Over this period, I had also been involved in attending several training workshops and consultations where this issue was discussed including a workshop convened the National Institutes of Health Department of Clinical Bioethics on 2003 and a consultation convened by WHO/UNAIDS in 2003 (WHO/UNAIDS, 2004) as well as a consultation convened by the Global Campaign for Microbicides in 2004 (GCM, 2005) and one convened by WHO/UNAIDS in 2007, where I acted as rapporteur (WHO/UNAIDS, 2007). I was sensitized to many of the theoretical complexities at these consultations as well as interacted with some of the leading writers on the issue including but not limited to Henry Richardson, Ruth Macklin, and Kate MacQueen.

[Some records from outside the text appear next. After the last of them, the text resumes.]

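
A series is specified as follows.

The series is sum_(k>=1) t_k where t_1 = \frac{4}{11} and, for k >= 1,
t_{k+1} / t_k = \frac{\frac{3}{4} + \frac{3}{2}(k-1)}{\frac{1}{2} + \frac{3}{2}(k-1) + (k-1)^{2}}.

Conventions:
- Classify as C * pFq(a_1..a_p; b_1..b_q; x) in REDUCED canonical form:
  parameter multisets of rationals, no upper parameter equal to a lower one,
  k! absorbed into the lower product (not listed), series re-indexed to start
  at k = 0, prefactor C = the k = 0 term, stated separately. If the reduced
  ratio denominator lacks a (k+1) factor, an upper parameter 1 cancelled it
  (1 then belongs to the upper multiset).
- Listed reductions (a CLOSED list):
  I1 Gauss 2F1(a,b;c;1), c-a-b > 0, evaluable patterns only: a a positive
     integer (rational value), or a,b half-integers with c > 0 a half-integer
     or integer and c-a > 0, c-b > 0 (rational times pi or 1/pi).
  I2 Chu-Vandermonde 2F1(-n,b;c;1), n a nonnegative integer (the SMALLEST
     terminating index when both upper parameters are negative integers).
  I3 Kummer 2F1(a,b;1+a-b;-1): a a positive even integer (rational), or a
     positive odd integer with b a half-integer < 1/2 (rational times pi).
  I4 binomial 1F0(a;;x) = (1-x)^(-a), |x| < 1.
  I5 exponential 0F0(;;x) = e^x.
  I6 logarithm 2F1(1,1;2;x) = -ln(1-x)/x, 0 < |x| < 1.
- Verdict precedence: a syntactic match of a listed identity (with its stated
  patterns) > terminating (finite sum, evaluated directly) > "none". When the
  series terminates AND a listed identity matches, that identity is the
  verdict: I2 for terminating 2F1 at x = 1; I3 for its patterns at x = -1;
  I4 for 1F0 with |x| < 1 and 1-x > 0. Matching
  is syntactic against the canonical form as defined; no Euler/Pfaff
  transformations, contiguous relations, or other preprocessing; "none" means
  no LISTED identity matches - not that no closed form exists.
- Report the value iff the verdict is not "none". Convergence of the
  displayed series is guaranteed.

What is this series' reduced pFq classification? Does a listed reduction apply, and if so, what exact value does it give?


At argument \frac{3}{2}: a 0F0 with upper {-}, lower {-}, scaled by C = \frac{4}{11}. Verdict: the exponential series (I5) matches (the 0F0 exponential series at x = \frac{3}{2}). Value: \frac{4}{11} \cdot e^{\frac{3}{2}}.

Key observation: t_0 = \frac{4}{11} here, and cancel k + 1/2 from the displayed ratio first; then C = 4/11, x = 3/2.
Term ratio: r(k) = \frac{3}{2} * 1 / [(k+1)] - rational in k, leading ratio \frac{3}{2}; with t_0 = \frac{4}{11}, classification follows.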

At many of these consultations the recommendation was emerging that sponsor- investigators certainly had some responsibilities with regard to HIV needs, and that it was not acceptable to do nothing, but these experiences impressed on me that the justification being

favoured (the ‘why’) strongly influenced perspectives about what needs should be attended to, what parties should be attended to, and what steps should be implemented (the ‘what’

‘who’ and ‘how’).

In 2009, as part of HAVEG, I was involved in securing a grant from the Wellcome Trust Biomedical Ethics Program to conduct an empirical exploration of ancillary care, as well as access to prevention modalities. The two-part nature of the exploration funded by the grant meant that I would be working closely with another researcher who was responsible for the exploration of prevention modalities, or so-called ‘standard of prevention’ activities related to HIV vaccine trials in South Africa. As a part of a review of studies (to secure the grant) I became aware that many conduct-type studies had been conducted to map the steps investigators were implementing to address medical needs in related studies, but that few studies had investigated in detail the viewpoints of stakeholders, and their perceived complexities but rather had tended to foreground practices, or actions or behaviours.

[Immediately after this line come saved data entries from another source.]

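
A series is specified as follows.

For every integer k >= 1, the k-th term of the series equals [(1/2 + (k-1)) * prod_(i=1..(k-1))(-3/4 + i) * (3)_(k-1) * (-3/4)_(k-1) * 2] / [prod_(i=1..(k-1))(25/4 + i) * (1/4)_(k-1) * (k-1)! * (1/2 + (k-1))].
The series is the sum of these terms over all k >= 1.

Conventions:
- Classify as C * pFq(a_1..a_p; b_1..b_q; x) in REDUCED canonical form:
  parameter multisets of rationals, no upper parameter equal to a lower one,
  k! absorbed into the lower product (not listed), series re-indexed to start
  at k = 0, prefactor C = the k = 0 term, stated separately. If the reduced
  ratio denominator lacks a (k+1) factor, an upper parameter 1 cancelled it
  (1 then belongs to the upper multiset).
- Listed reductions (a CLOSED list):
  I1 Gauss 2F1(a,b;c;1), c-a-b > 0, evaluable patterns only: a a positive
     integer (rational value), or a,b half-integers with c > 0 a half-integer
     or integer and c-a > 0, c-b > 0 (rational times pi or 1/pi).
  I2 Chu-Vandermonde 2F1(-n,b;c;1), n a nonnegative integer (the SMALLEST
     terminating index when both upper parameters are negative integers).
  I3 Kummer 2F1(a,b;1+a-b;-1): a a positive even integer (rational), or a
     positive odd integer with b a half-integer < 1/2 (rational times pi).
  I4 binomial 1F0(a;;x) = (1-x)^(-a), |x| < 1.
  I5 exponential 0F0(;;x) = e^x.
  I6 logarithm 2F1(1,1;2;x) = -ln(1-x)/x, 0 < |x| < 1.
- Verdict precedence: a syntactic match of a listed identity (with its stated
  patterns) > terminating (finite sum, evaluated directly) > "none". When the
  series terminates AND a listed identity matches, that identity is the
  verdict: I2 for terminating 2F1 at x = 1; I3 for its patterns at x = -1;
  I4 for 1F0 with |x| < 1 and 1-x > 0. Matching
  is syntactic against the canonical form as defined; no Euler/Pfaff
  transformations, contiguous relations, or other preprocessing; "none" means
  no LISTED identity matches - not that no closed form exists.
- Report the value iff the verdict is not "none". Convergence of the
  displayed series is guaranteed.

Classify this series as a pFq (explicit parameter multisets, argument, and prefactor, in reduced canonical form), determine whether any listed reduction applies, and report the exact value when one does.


Key observation: t_0 being 2, the parameter 1/4 appears in both the upper and lower lists and cancels (alongside the other common factor).
Ratio: r(k) = 1 * (k-3/4) (k+3) / [(k+29/4) (k+1)] - rational in k. x = 1; t_0 = 2; negate the roots.

The series (x = 1) is 2F1: upper {-3/4, 3}, lower {29/4}, prefactor 2. Verdict: Gauss (I1, integer-parameter pattern) fires (x = 1: the Gamma ratio telescopes since c-a-b = 5 > 0 and a = 3 in Z>0). Hence: 85/64.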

As part of the activities of the grant, I was involved in researching the reported conduct of key stakeholders in order to make comparisons with current ethical requirements (Slack, 2014). I was motivated to complement that exploration with an additional exploration that would illuminate in a more nuanced way the complexity of these stakeholder experiences. After the grant was awarded, I sought approval from the study sponsors to register for a PhD that would allow just this. This meant that my data collection, coding and analysis had a dual focus (to achieve the aims of the study grant as well as to achieve the ends of the PhD) and I had a ‘dual role’ (as a project researcher as well as a PhD student). In some instances, this dual focus impacted in a complicated way on my coding, as set out in the section on coding and analysis that follows later.

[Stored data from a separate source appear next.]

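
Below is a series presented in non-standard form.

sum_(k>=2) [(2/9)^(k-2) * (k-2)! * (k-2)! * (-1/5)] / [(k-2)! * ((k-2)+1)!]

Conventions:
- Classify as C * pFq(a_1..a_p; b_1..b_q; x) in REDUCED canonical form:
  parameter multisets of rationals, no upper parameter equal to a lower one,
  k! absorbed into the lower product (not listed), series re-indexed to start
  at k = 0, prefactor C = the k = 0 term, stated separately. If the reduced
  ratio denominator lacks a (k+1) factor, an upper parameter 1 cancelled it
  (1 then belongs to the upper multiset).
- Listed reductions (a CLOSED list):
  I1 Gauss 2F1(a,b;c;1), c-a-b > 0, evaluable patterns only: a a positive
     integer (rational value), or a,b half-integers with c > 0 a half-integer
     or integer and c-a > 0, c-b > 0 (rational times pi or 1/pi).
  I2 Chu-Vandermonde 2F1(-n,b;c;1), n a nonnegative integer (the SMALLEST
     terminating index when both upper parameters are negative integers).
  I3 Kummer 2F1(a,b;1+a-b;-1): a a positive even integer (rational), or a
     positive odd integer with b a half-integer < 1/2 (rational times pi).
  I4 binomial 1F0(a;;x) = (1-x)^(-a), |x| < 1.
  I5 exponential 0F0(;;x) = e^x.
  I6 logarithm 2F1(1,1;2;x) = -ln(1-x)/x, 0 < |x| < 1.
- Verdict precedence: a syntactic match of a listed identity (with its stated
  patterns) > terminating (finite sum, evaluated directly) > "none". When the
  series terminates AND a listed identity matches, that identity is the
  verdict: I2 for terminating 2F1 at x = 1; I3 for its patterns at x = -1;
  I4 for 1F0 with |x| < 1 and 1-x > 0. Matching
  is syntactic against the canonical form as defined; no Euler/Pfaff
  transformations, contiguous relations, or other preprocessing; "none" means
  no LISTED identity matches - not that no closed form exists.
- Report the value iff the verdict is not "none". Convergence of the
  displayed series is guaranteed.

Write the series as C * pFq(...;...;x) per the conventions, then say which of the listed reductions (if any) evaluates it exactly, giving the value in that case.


At argument 2/9: a 2F1 with upper {1, 1}, lower {2}, scaled by C = -1/5. Verdict: the logarithmic series (I6) applies (the logarithm: parameters (1,1;2), x = 2/9). Exact value: (9/10) * ln(7/9).

First insight: t_0 being -1/5, the factorial ratio (prefactor -1/5) (k+a-1)!/(a-1)! is a rising factorial (a)_k.
Term ratio: r(k) = (2/9) * (k+1) (k+1) / [(k+2) (k+1)] - rational in k, leading ratio (2/9); with t_0 = -1/5, classification follows.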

From my prior experiences, I was aware that people had different and varied views about the principles that best grounded care responsibilities, which impacted their understanding of who and what should be responded to. I was primed to search for accounts of why it was important to address such needs and expected to find such accounts and understandings, but I was not clear about the precise form these justifications would take. I was of the view that sponsor-investigators should take steps to address HIV needs (at the least to actively refer

people to reliable sources) and I expected to find these practice accounts for HIV, but I had fewer expectations about approaches for other needs. I also did not have a sense of the detailed micro-steps that could be implemented to help participants address their medical needs. I also anticipated that stakeholders would experience many challenges related to ancillary care, but was not sure of their precise manifestation.